By discussion in Subsections 1.4-1.6, it suffices to locate tuples
$(\mathfrak{g}^{ss}_{\mathbb{C}},E_{ss},\mu,c)$, where $\mathfrak{g}_{\mathbb{C}}$ is a complex semisimple Lie algebra, $E_{ss}$ is a grading element of $\mathfrak{g}^{ss}_{\mathbb{C}}$, and $\mu$ is the highest weight on $\mathfrak{g}_{\mathbb{C}}^{ss}$’s complex irreducible representation $U$. We first claim that $\mathfrak{g}^{ss}_{\mathbb{C}}$ must be simple. To see this, let $\mathfrak{g}_{\mathbb{C}}^{ss}=\oplus_{i=1}^{n}\mathfrak{g}_{i}$ where each $\mathfrak{g}_{i}$ is simple.

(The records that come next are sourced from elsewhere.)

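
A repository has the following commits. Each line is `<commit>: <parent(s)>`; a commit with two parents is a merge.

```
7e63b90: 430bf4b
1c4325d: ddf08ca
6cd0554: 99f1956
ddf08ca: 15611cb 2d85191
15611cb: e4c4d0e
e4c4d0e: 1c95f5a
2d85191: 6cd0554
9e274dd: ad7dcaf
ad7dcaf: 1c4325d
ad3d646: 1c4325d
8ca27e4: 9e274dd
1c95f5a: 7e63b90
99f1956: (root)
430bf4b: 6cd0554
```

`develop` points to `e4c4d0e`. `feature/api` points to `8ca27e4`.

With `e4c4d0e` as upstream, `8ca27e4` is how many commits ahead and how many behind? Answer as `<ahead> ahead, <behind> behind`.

7 ahead, 0 behind

Reachable from 8ca27e4: {15611cb, 1c4325d, 1c95f5a, 2d85191, 430bf4b, 6cd0554, 7e63b90, 8ca27e4, 99f1956, 9e274dd, ad7dcaf, ddf08ca, e4c4d0e}.
Reachable from e4c4d0e: {1c95f5a, 430bf4b, 6cd0554, 7e63b90, 99f1956, e4c4d0e}.
Only in 8ca27e4's history (ahead): {15611cb, 1c4325d, 2d85191, 8ca27e4, 9e274dd, ad7dcaf, ddf08ca} — 7.
Only in e4c4d0e's history (behind): {} — 0.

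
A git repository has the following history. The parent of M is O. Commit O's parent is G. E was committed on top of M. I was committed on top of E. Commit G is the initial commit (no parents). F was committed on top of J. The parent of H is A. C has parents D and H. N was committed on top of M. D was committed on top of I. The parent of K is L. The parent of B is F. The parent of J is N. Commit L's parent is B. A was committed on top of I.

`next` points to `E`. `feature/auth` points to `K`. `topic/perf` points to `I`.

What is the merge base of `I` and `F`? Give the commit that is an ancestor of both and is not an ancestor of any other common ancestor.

Ancestors of I: {E, G, I, M, O}.
Ancestors of F: {F, G, J, M, N, O}.
Common ancestors: {G, M, O}.
Among these, M is not an ancestor of any other common ancestor — it is the merge base.

M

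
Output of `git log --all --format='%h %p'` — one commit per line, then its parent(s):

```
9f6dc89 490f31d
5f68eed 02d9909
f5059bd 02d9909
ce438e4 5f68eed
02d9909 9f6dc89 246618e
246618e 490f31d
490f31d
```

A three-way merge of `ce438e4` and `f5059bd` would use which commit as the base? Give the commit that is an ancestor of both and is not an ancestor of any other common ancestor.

02d9909

Ancestors of ce438e4: {02d9909, 246618e, 490f31d, 5f68eed, 9f6dc89, ce438e4}.
Ancestors of f5059bd: {02d9909, 246618e, 490f31d, 9f6dc89, f5059bd}.
Common ancestors: {02d9909, 246618e, 490f31d, 9f6dc89}.
Among these, 02d9909 is not an ancestor of any other common ancestor — it is the merge base.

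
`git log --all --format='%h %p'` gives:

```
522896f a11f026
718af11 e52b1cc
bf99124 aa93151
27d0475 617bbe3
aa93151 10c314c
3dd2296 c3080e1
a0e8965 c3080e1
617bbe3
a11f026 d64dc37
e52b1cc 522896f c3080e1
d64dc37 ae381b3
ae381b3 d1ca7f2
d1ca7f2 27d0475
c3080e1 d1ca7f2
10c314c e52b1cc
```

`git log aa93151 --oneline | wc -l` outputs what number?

11

Walking parent pointers from aa93151: reachable set = {10c314c, 27d0475, 522896f, 617bbe3, a11f026, aa93151, ae381b3, c3080e1, d1ca7f2, d64dc37, e52b1cc}.
That is 11 commits.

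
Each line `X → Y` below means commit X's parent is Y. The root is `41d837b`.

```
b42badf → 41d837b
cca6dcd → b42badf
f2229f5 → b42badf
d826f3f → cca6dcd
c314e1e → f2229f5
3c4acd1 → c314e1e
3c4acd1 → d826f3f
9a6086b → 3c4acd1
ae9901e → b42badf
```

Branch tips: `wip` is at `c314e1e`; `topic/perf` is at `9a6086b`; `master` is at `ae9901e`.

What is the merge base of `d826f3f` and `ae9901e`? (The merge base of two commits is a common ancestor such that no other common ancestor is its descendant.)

b42badf

Ancestors of d826f3f: {41d837b, b42badf, cca6dcd, d826f3f}.
Ancestors of ae9901e: {41d837b, ae9901e, b42badf}.
Common ancestors: {41d837b, b42badf}.
Among these, b42badf is not an ancestor of any other common ancestor — it is the merge base.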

Then each irreducible representation of $\mathfrak{g}_{\mathbb{C}}^{ss}$ decomposes as $U=\otimes_{i=1}^{n}U_{i}$ where $U_{i}$ is an irreducible representation of $\mathfrak{g}_{i}$. Moreover, suppose that $E$ is a grading element of $\mathfrak{g}_{\mathbb{C}}^{ss}$, then there exists a unique grading element $E_{i}$ from each $\mathfrak{g}_{i}$ such that $E=\sum_{i=1}^{n}E_{i}$, and $\mu(E)+\mu^{*}(E)=\sum_{i=1}^{n}\mu_{i}(E_{i})+\mu^{*}(E_{i})$. Note that for each $i$, $\mu_{i}(E_{i})+\mu^{*}_{i}(E_{i})\geq 1$, and the tuples we search for must satisfy $\mu(E)+\mu^{*}(E)=1$. Hence, $\mathfrak{g}_{\mathbb{C}}^{ss}$ must be simple as claimed.

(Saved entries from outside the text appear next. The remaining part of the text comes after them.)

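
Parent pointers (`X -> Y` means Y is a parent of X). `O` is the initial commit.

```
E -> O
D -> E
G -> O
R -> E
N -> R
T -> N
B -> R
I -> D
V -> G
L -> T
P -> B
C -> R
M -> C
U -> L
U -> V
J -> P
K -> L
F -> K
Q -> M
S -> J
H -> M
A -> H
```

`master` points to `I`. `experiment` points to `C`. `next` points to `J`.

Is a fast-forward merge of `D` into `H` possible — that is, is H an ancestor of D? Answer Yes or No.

No

A fast-forward from H to D is possible iff H is an ancestor of D.
Ancestors of D: {D, E, O}.
H is not among them, so fast-forward is not possible.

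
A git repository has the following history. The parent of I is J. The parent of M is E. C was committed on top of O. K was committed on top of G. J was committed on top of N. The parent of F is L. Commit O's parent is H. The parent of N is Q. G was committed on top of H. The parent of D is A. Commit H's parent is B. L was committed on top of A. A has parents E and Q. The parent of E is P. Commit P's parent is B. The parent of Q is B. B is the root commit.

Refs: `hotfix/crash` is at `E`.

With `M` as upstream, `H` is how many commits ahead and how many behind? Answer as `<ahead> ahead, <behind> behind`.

Reachable from H: {B, H}.
Reachable from M: {B, E, M, P}.
Only in H's history (ahead): {H} — 1.
Only in M's history (behind): {E, M, P} — 3.

1 ahead, 3 behind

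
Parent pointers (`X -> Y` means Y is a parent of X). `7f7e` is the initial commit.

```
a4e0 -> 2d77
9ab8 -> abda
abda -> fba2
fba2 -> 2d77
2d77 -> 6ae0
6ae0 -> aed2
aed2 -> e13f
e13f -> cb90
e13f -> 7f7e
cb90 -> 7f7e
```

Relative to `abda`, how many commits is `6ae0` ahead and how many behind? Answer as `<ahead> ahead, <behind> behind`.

0 ahead, 3 behind

Reachable from 6ae0: {6ae0, 7f7e, aed2, cb90, e13f}.
Reachable from abda: {2d77, 6ae0, 7f7e, abda, aed2, cb90, e13f, fba2}.
Only in 6ae0's history (ahead): {} — 0.
Only in abda's history (behind): {2d77, abda, fba2} — 3.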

Now $U$ decomposes into $E_{ss}$’s eigenspaces $U_{\mu(E_{ss})}$ and $U_{\mu(E_{ss})-1}$, and correspondingly $U^{*}$ to decompose into $E_{ss}$’s eigenspaces $U^{*}_{1-\mu(E_{ss})}$ and $U^{*}_{-\mu(E_{ss})}$. Recall that $E^{\prime}$ acts on $U$ via $c\mathds{1}$ and on $U^{*}$ via $-c\mathds{1}$ for some $c\in\mathbb{Q}$. Then as $E=E_{ss}+E^{\prime}$’s eigenspaces, $U$ and $U^{*}$ respectively decompose as:

$$U=U_{\mu(E_{ss})+c}\oplus U_{\mu(E_{ss})+c-1}$$

$$U^{*}=U_{1-\mu(E_{ss})-c}\oplus U^{*}_{-\mu(E_{ss})-c}$$

When $U$ is real, we must have $U=U_{1/2}\oplus U_{-1/2}$ as eigenspaces of $E_{ss}$, and ${\rm dim\,}U_{1/2}={\rm dim\,}U_{-{1}/{2}}$. In this case, $c=0$. When $U$ is complex or quaternionic, with $c={1}/{2}-\mu(E_{ss})$, we get $U=U_{{1}/{2}}\oplus U_{-{1}/{2}}$ and $U^{*}=U^{*}_{{1}/{2}}\oplus U^{*}_{-{1}/{2}}$ as desired. Moreover, since ${\rm dim\,}U_{{1}/{2}}={\rm dim\,}U^{*}_{-{1}/{2}}$ and ${\rm dim\,}U_{-{1}/{2}}={\rm dim\,}U^{*}_{{1}/{2}}$, we have ${\rm dim\,}V_{1/2}={\rm dim\,}V_{-1/2}$ as desired.

In this section, we assume that $\mathfrak{g}_{\mathbb{C}}^{ss}$ is simple. We treat the situation when $\mathfrak{g}_{\mathbb{C}}^{ss}$ is semisimple in Section 3.2.